According to the timeworn, intelligence reports and records locked away in the archives, Hukumat-i-Britannia considered Har Dayal the single biggest threat to the empire as long as he was alive. The origin of Britain’s MI6 was intertwined with the life of Har Dayal. Sir David Petrie, Director-General MI 5 (1941-46) & Chief of British Intelligence in India wrote, “No man in recent times has sinned more grievously against the (British) Government… than Har Dayal…” Year after year Hukumat-i-Britannia termed him as the most brilliant person born in India, the most dangerous revolutionary the British Empire had encountered in India, and the most decent human being one could meet on Planet Earth. However, despite many attempts, Hukumat-i-Britannia could never silence or arrest the phenomenon called Har Dayal. He was always light years ahead of the top strategists of the intelligence community as well as the entire gamut of British legal minds. So, they exiled this remarkable individual from the land of his birth till the end of his life and systematically destroyed his life’s work. They also denied him permission to meet his wife and daughter for the rest of his life. On his passing in 1939, they also ensured that Har Dayal’s name was erased from our collective memory. After 1947, this electrifying personality’s life story and the Ghadr party episode of India’s history were mysteriously removed from Indian textbooks.
Not anymore.
Photographs fade, legends are painted out and history gets erased… yet stories of extraordinary persons live on even a century later. In the 140th year of Lala Har Dayal’s birth (1884-1939), the life of the Architect of the Ghadr Party is being celebrated with events, lectures, and films.

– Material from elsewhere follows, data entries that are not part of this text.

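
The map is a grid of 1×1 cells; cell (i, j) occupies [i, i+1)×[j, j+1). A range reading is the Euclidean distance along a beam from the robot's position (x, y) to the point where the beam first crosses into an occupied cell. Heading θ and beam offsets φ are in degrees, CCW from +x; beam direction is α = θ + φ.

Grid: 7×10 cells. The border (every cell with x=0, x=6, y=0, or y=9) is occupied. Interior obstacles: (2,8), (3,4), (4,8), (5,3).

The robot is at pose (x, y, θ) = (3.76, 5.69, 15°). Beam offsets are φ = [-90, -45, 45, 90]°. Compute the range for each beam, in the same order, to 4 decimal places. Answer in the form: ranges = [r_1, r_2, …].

beam 1: φ=-90°, α=285°
  direction (0.2588, -0.9659); cell (3,5); t to first gridline: x 0.9273, y 0.7143 (then +3.8637 / +1.0353)
    (3,4) via y @ 0.7143  # hit
  → r_1 = 0.7143
beam 2: φ=-45°, α=330°
  direction (0.8660, -0.5000); cell (3,5); t to first gridline: x 0.2771, y 1.3800 (then +1.1547 / +2.0000)
    (4,5) via x @ 0.2771
    (4,4) via y @ 1.3800
    (5,4) via x @ 1.4318
    (6,4) via x @ 2.5865  # hit
  → r_2 = 2.5865
beam 3: φ=45°, α=60°
  direction (0.5000, 0.8660); cell (3,5); t to first gridline: x 0.4800, y 0.3580 (then +2.0000 / +1.1547)
    (3,6) via y @ 0.3580
    (4,6) via x @ 0.4800
    (4,7) via y @ 1.5127
    (5,7) via x @ 2.4800
    (5,8) via y @ 2.6674
    (5,9) via y @ 3.8221  # hit
  → r_3 = 3.8221
beam 4: φ=90°, α=105°
  direction (-0.2588, 0.9659); cell (3,5); t to first gridline: x 2.9364, y 0.3209 (then +3.8637 / +1.0353)
    (3,6) via y @ 0.3209
    (3,7) via y @ 1.3562
    (3,8) via y @ 2.3915
    (2,8) via x @ 2.9364  # hit
  → r_4 = 2.9364

ranges = [0.7143, 2.5865, 3.8221, 2.9364]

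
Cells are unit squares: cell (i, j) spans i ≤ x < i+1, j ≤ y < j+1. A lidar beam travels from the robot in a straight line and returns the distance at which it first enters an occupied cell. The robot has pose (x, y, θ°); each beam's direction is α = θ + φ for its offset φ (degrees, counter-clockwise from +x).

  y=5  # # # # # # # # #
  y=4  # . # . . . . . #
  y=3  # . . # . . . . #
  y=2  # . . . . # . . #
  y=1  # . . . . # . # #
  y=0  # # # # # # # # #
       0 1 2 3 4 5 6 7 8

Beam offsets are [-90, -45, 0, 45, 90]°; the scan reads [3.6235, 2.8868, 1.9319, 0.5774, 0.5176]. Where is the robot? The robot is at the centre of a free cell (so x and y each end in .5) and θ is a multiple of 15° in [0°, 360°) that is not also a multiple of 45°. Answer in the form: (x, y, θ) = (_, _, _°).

Candidates: 23 free-cell centres × 16 headings = 368 poses. Raycast each; keep the one whose scan matches to 4 dp.
  (6.5, 2.5, 120°): beam 1 = 1.7321 ≠ 3.6235 ✗
  (2.5, 2.5, 330°): beam 1 = 1.7321 ≠ 3.6235 ✗
  (2.5, 2.5, 240°): beam 1 = 1.7321 ≠ 3.6235 ✗
  (6.5, 1.5, 345°): beam 1 = 0.5176 ≠ 3.6235 ✗
  …
  (1.5, 1.5, 105°): r_1=3.6235, r_2=2.8868, r_3=1.9319, r_4=0.5774, r_5=0.5176 — all match ✓
Unique over the lattice → pose = (1.5, 1.5, 105°).

(x, y, θ) = (1.5, 1.5, 105°)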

Today his spiritual, intellectual, and revolutionary work is recognized worldwide. Oxford has retained Dayal’s reflections during University debates in 1906-7 and in 2021 St. Johns College celebrated the life of their famous former student. Stanford University has preserved Professor Dayal’s memory in the form of letters from 1912-14. The University of California at Berkeley has dedicated a section of its archives and history section to the Ghadr patriots including Har Dayal, and there exists a small memorial to Dayal’s association with the village of Kinnastrom in a remote corner of Sweden. A house outside London at Churchill Road in Edgware where Har Dayal resided from 1927-1938 has surprisingly remained much the same.

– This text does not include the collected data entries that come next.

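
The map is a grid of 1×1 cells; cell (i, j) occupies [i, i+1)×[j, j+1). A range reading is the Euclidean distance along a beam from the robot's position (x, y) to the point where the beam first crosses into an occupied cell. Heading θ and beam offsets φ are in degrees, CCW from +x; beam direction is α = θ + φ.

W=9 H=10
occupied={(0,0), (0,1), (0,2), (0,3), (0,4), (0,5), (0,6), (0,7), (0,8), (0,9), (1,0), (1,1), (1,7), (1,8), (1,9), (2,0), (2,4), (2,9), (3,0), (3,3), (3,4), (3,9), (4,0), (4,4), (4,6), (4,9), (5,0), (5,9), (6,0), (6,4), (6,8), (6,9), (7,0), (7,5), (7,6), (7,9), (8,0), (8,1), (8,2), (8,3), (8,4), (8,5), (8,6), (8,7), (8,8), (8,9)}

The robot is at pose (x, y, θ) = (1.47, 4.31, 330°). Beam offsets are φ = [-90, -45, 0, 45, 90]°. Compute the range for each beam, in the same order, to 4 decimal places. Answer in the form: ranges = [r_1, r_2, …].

ranges = [0.9400, 3.4268, 0.6120, 0.5487, 5.4155]

beam 1: φ=-90°, α=240°
  dir = (cos 240°, sin 240°) = (-0.5000, -0.8660); from cell (1,4)
  next x-line at t=0.9400, next y-line at t=0.3580; Δt_x=2.0000, Δt_y=1.1547
    y: enter (1,3) at t=0.3580
    x: enter (0,3) at t=0.9400 ← occupied
  → r_1 = 0.9400
beam 2: φ=-45°, α=285°
  dir = (cos 285°, sin 285°) = (0.2588, -0.9659); from cell (1,4)
  next x-line at t=2.0478, next y-line at t=0.3209; Δt_x=3.8637, Δt_y=1.0353
    y: enter (1,3) at t=0.3209
    y: enter (1,2) at t=1.3562
    x: enter (2,2) at t=2.0478
    y: enter (2,1) at t=2.3915
    y: enter (2,0) at t=3.4268 ← occupied
  → r_2 = 3.4268
beam 3: φ=0°, α=330°
  dir = (cos 330°, sin 330°) = (0.8660, -0.5000); from cell (1,4)
  next x-line at t=0.6120, next y-line at t=0.6200; Δt_x=1.1547, Δt_y=2.0000
    x: enter (2,4) at t=0.6120 ← occupied
  → r_3 = 0.6120
beam 4: φ=45°, α=15°
  dir = (cos 15°, sin 15°) = (0.9659, 0.2588); from cell (1,4)
  next x-line at t=0.5487, next y-line at t=2.6660; Δt_x=1.0353, Δt_y=3.8637
    x: enter (2,4) at t=0.5487 ← occupied
  → r_4 = 0.5487
beam 5: φ=90°, α=60°
  dir = (cos 60°, sin 60°) = (0.5000, 0.8660); from cell (1,4)
  next x-line at t=1.0600, next y-line at t=0.7967; Δt_x=2.0000, Δt_y=1.1547
    y: enter (1,5) at t=0.7967
    x: enter (2,5) at t=1.0600
    y: enter (2,6) at t=1.9514
    x: enter (3,6) at t=3.0600
    y: enter (3,7) at t=3.1061
    y: enter (3,8) at t=4.2608
    x: enter (4,8) at t=5.0600
    y: enter (4,9) at t=5.4155 ← occupied
  → r_5 = 5.4155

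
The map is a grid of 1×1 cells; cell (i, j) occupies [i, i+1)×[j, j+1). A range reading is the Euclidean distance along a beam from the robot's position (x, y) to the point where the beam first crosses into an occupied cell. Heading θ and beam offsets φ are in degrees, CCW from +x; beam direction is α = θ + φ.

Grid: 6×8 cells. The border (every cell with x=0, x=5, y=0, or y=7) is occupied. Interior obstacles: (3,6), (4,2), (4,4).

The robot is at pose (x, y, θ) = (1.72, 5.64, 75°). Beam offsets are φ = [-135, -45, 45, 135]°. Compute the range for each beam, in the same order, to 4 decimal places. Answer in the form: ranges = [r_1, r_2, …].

ranges = [5.3578, 1.4780, 1.4400, 0.8314]

beam 1: φ=-135°, α=300°
  cosα=0.5000 sinα=-0.8660 | (1,5) | tMaxX 0.5600 tMaxY 0.7390 | tΔX 2.0000 tΔY 1.1547
    t=0.5600 [x] (2,5)
    t=0.7390 [y] (2,4)
    t=1.8937 [y] (2,3)
    t=2.5600 [x] (3,3)
    t=3.0484 [y] (3,2)
    t=4.2031 [y] (3,1)
    t=4.5600 [x] (4,1)
    t=5.3578 [y] (4,0) — stop
  → r_1 = 5.3578
beam 2: φ=-45°, α=30°
  cosα=0.8660 sinα=0.5000 | (1,5) | tMaxX 0.3233 tMaxY 0.7200 | tΔX 1.1547 tΔY 2.0000
    t=0.3233 [x] (2,5)
    t=0.7200 [y] (2,6)
    t=1.4780 [x] (3,6) — stop
  → r_2 = 1.4780
beam 3: φ=45°, α=120°
  cosα=-0.5000 sinα=0.8660 | (1,5) | tMaxX 1.4400 tMaxY 0.4157 | tΔX 2.0000 tΔY 1.1547
    t=0.4157 [y] (1,6)
    t=1.4400 [x] (0,6) — stop
  → r_3 = 1.4400
beam 4: φ=135°, α=210°
  cosα=-0.8660 sinα=-0.5000 | (1,5) | tMaxX 0.8314 tMaxY 1.2800 | tΔX 1.1547 tΔY 2.0000
    t=0.8314 [x] (0,5) — stop
  → r_4 = 0.8314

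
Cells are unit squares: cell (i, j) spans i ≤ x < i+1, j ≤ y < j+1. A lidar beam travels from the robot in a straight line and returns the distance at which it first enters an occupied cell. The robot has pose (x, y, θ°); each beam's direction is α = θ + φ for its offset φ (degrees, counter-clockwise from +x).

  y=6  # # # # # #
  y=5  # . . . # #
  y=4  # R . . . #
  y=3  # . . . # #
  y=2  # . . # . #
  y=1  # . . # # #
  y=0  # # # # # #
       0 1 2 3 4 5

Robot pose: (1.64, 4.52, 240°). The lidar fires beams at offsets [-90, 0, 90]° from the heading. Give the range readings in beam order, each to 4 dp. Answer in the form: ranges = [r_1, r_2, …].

ranges = [0.7390, 1.2800, 2.7251]

beam 1: φ=-90°, α=150°
  d=(-0.8660,0.5000)  start (1,4)  tX=0.7390 tY=0.9600  stride 1/|dx|=1.1547 1/|dy|=2.0000
    cross x-line → (0,4), t=0.7390 (wall)
  → r_1 = 0.7390
beam 2: φ=0°, α=240°
  d=(-0.5000,-0.8660)  start (1,4)  tX=1.2800 tY=0.6004  stride 1/|dx|=2.0000 1/|dy|=1.1547
    cross y-line → (1,3), t=0.6004
    cross x-line → (0,3), t=1.2800 (wall)
  → r_2 = 1.2800
beam 3: φ=90°, α=330°
  d=(0.8660,-0.5000)  start (1,4)  tX=0.4157 tY=1.0400  stride 1/|dx|=1.1547 1/|dy|=2.0000
    cross x-line → (2,4), t=0.4157
    cross y-line → (2,3), t=1.0400
    cross x-line → (3,3), t=1.5704
    cross x-line → (4,3), t=2.7251 (wall)
  → r_3 = 2.7251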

Dayal’s image also appears in the Ghadr Memorial Museum in San Francisco and the Jallianwala Bagh Museum in Amritsar. In Delhi, the city of his birth there are public libraries in his name, he is distinctively mentioned in the book on the official history of St. Stephens College, and a DDA District Park at Jasola was dedicated to the memory of the Gentleman Revolutionary in 2022.

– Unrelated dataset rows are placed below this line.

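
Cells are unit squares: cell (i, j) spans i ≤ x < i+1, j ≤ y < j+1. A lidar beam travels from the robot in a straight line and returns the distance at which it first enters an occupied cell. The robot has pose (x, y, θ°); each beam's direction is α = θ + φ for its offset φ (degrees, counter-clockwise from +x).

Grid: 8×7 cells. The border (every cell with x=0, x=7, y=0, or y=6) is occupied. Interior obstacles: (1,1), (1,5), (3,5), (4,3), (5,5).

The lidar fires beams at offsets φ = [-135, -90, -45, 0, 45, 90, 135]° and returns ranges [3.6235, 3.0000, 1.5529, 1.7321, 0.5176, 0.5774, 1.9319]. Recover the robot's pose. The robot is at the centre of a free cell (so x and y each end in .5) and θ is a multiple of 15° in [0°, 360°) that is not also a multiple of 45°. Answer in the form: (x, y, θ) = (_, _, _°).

Enumerate (i+0.5, j+0.5, θ) over the 25 free cells and 16 admissible headings. For each, cast all 7 beams and compare to the given ranges.
  (4.5, 1.5, 330°): beam 1 = 1.9319 ≠ 3.6235 ✗
  (6.5, 5.5, 165°): beam 1 = 0.5774 ≠ 3.6235 ✗
  (6.5, 1.5, 195°): beam 1 = 1.0000 ≠ 3.6235 ✗
  (6.5, 4.5, 75°): beam 1 = 1.0000 ≠ 3.6235 ✗
  …
  (5.5, 4.5, 30°): r_1=3.6235, r_2=3.0000, r_3=1.5529, r_4=1.7321, r_5=0.5176, r_6=0.5774, r_7=1.9319 — all match ✓
Only this pose fits every beam.

(x, y, θ) = (5.5, 4.5, 30°)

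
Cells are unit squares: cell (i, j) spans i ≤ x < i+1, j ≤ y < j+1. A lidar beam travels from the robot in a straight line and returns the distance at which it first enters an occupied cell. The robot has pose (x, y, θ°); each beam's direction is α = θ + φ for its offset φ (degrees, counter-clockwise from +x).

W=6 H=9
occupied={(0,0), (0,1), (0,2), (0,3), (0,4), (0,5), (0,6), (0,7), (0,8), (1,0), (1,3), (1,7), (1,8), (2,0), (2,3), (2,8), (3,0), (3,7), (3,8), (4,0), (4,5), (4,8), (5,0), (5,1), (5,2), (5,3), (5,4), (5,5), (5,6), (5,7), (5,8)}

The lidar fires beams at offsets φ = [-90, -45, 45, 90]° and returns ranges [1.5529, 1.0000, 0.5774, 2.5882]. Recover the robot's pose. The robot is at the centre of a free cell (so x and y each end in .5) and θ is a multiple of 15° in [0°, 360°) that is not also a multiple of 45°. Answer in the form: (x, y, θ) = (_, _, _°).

(x, y, θ) = (2.5, 4.5, 255°)

Candidates: 23 free-cell centres × 16 headings = 368 poses. Raycast each; keep the one whose scan matches to 4 dp.
  (2.5, 2.5, 30°): beam 1 = 1.7321 ≠ 1.5529 ✗
  (4.5, 3.5, 195°): beam 2 = 4.0415 ≠ 1.0000 ✗
  (2.5, 2.5, 120°): beam 1 = 2.8868 ≠ 1.5529 ✗
  (2.5, 2.5, 195°): beam 1 = 0.5176 ≠ 1.5529 ✗
  …
  (2.5, 4.5, 255°): r_1=1.5529, r_2=1.0000, r_3=0.5774, r_4=2.5882 — all match ✓
Unique over the lattice → pose = (2.5, 4.5, 255°).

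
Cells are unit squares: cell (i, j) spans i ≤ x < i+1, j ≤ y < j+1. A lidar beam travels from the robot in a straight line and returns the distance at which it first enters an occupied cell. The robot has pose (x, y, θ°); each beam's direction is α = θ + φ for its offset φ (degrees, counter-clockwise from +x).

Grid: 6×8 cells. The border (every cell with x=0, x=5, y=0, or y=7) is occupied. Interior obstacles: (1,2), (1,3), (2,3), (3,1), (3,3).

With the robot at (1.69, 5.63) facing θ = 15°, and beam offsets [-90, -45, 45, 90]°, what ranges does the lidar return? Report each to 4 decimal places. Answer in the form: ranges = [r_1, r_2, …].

beam 1: φ=-90°, α=285°
  d=(0.2588,-0.9659)  start (1,5)  tX=1.1977 tY=0.6522  stride 1/|dx|=3.8637 1/|dy|=1.0353
    cross y-line → (1,4), t=0.6522
    cross x-line → (2,4), t=1.1977
    cross y-line → (2,3), t=1.6875 (wall)
  → r_1 = 1.6875
beam 2: φ=-45°, α=330°
  d=(0.8660,-0.5000)  start (1,5)  tX=0.3580 tY=1.2600  stride 1/|dx|=1.1547 1/|dy|=2.0000
    cross x-line → (2,5), t=0.3580
    cross y-line → (2,4), t=1.2600
    cross x-line → (3,4), t=1.5127
    cross x-line → (4,4), t=2.6674
    cross y-line → (4,3), t=3.2600
    cross x-line → (5,3), t=3.8221 (wall)
  → r_2 = 3.8221
beam 3: φ=45°, α=60°
  d=(0.5000,0.8660)  start (1,5)  tX=0.6200 tY=0.4272  stride 1/|dx|=2.0000 1/|dy|=1.1547
    cross y-line → (1,6), t=0.4272
    cross x-line → (2,6), t=0.6200
    cross y-line → (2,7), t=1.5819 (wall)
  → r_3 = 1.5819
beam 4: φ=90°, α=105°
  d=(-0.2588,0.9659)  start (1,5)  tX=2.6660 tY=0.3831  stride 1/|dx|=3.8637 1/|dy|=1.0353
    cross y-line → (1,6), t=0.3831
    cross y-line → (1,7), t=1.4183 (wall)
  → r_4 = 1.4183

ranges = [1.6875, 3.8221, 1.5819, 1.4183]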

On Monday 3 October 2022, the name of Ghadr Party and Lala Har Dayal was once again heard across India and among the expat South Asian population - this time in the world-famous baritone of Indian superstar Amitabh Bachchan as part of the top-rated TV show KBC (Who wants to be a Millionaire). Thanks to SET India and Producers of KBC millions of Indians who had never heard of Lala Har Dayal (1884-1939) now are somewhat aware of his significant contribution to India’s freedom movement.
In the years to come, the legend of Dayal will continue to inspire the coming generations and preserve the memory of this mind-blowing great Indian genius. This is not the end. This is just the beginning.